Алек снова нахмурился.

— Но ведь ваш муж влюбился в Оливию, верно? Именно с Оливией у него был счастливый брак, а не с этой… — он хотел сказать «сукой», но ему показалось неудобным употреблять это слово при Оливии, — не с этой женщиной, которая довела его до безумия.

Она скрестила на груди руки, кулаки были крепко сжаты.

— Я не могла родить ребенка, — призналась Оливия. — Думаю, поэтому Пол стал иначе относиться ко мне. Я сделала операцию, но оказалось уже слишком поздно.

— А если вы скажете ему о ребенке? — предложил Алек.

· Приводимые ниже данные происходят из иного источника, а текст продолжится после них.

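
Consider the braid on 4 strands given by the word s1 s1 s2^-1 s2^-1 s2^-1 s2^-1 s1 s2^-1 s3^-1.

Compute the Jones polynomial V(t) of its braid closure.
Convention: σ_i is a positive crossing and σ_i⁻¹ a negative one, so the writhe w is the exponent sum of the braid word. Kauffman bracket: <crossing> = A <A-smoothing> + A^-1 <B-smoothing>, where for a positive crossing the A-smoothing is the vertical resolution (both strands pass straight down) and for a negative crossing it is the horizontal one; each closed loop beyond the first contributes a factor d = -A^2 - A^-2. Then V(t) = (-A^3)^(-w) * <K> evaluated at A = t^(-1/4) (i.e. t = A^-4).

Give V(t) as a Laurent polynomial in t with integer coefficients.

The presented braid s1 s1 s2^-1 s2^-1 s2^-1 s2^-1 s1 s2^-1 s3^-1 on 4 strands reduces by inverse Markov moves (closure unchanged at each step):
  Destabilize: the word has the form β·s3^-1 where s3^-1 occurs only as the final letter (β ∈ B_3); drop it and the last strand → 3 strands.
Reduced to β = s1 s1 s2^-1 s2^-1 s2^-1 s2^-1 s1 s2^-1 on 3 strands, 8 crossings.
Compute on β:
Braid: s1 s1 s2^-1 s2^-1 s2^-1 s2^-1 s1 s2^-1 on 3 strands, 8 crossings.
Writhe w = (#positive) - (#negative) = 3 - 5 = -2.
Computing the Kauffman bracket via state sum. There are 2^8 = 256 states.
For each crossing: s=0 is the vertical smoothing, s=1 horizontal. Crossing k contributes A^(sign_k * (1 - 2*s_k)); loop factor d = -A^2 - A^-2.
Tabulate the states by total A-exponent and number of loops L (A-exp: L × count):
  A^8: L=6 ×1
  A^6: L=5 ×8
  A^4: L=4 ×27, L=6 ×1
  A^2: L=3 ×48, L=5 ×8
  A^0: L=2 ×47, L=4 ×22, L=6 ×1
  A^-2: L=1 ×23, L=3 ×29, L=5 ×4
  A^-4: L=2 ×22, L=4 ×6
  A^-6: L=3 ×8
  A^-8: L=4 ×1
Each group contributes A^e * Σ count * d^(L-1):
Powers of d = -A^2 - A^-2: d^2 = A^4 + 2 + A^-4; d^3 = -A^6 - 3*A^2 - 3*A^-2 - A^-6; d^4 = A^8 + 4*A^4 + 6 + 4*A^-4 + A^-8; d^5 = -A^10 - 5*A^6 - 10*A^2 - 10*A^-2 - 5*A^-6 - A^-10.
  A^8 * (d^5) = -A^18 - 5*A^14 - 10*A^10 - 10*A^6 - 5*A^2 - A^-2
  A^6 * (8*d^4) = 8*A^14 + 32*A^10 + 48*A^6 + 32*A^2 + 8*A^-2
  A^4 * (27*d^3 + d^5) = -A^14 - 32*A^10 - 91*A^6 - 91*A^2 - 32*A^-2 - A^-6
  A^2 * (48*d^2 + 8*d^4) = 8*A^10 + 80*A^6 + 144*A^2 + 80*A^-2 + 8*A^-6
  A^0 * (47*d + 22*d^3 + d^5) = -A^10 - 27*A^6 - 123*A^2 - 123*A^-2 - 27*A^-6 - A^-10
  A^-2 * (23 + 29*d^2 + 4*d^4) = 4*A^6 + 45*A^2 + 105*A^-2 + 45*A^-6 + 4*A^-10
  A^-4 * (22*d + 6*d^3) = -6*A^2 - 40*A^-2 - 40*A^-6 - 6*A^-10
  A^-6 * (8*d^2) = 8*A^-2 + 16*A^-6 + 8*A^-10
  A^-8 * (d^3) = -A^-2 - 3*A^-6 - 3*A^-10 - A^-14
Summing the groups: <K> = -A^18 + 2*A^14 - 3*A^10 + 4*A^6 - 4*A^2 + 4*A^-2 - 2*A^-6 + 2*A^-10 - A^-14
Normalise by the writhe: (-A^3)^(-w) = (-A^3)^(2) = A^6, so f(A) = A^6 * <K> = -A^24 + 2*A^20 - 3*A^16 + 4*A^12 - 4*A^8 + 4*A^4 - 2 + 2*A^-4 - A^-8.
Substitute A = t^(-1/4), i.e. A^e → t^(-e/4): V(t) = -t^2 + 2*t - 2 + 4*t^-1 - 4*t^-2 + 4*t^-3 - 3*t^-4 + 2*t^-5 - t^-6

Answer: -t^2 + 2*t - 2 + 4*t^-1 - 4*t^-2 + 4*t^-3 - 3*t^-4 + 2*t^-5 - t^-6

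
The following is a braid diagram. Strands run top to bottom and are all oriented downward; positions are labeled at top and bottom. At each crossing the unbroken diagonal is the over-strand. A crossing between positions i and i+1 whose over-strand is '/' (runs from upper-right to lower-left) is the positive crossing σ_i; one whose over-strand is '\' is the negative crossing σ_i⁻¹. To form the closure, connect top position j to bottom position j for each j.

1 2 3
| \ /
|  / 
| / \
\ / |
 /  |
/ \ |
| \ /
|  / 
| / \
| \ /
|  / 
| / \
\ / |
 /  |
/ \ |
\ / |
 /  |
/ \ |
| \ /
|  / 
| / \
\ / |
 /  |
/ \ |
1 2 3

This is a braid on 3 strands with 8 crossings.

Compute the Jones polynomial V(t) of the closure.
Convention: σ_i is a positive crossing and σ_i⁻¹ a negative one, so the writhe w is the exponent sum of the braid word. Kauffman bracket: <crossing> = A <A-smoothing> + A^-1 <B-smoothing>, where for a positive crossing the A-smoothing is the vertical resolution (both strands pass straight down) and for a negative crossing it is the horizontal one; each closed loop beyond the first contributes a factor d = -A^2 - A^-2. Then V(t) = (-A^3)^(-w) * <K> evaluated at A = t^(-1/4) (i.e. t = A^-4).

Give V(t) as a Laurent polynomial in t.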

— Тогда я никогда не буду уверена, ради кого он вернулся, ради меня или ради ребенка.

Неожиданно из ее сумочки раздался писк пейджера Оливия достала его, прочитала сообщение.

— Здесь есть телефон? — спросила она.

— Я уверен, вам разрешат воспользоваться телефоном в зале.

Оливия встала, выпрямилась, легко тряхнула темными блестящими волосами и пошла внутрь ресторана. Она снова стала уверенным в себе врачом.

Когда Оливия вернулась, Алек раскрошил свой нетронутый кусок хлеба и кормил уток.

— Вам надо ехать? — поинтересовался он. Она покачала головой.

— Нет, там справятся без меня.

Оливия посмотрела на свою изорванную салфетку, насупилась, словно не понимая, как эта бумага попала на столик. Она собрала клочки и положила на тарелку, виновато улыбнувшись Алеку.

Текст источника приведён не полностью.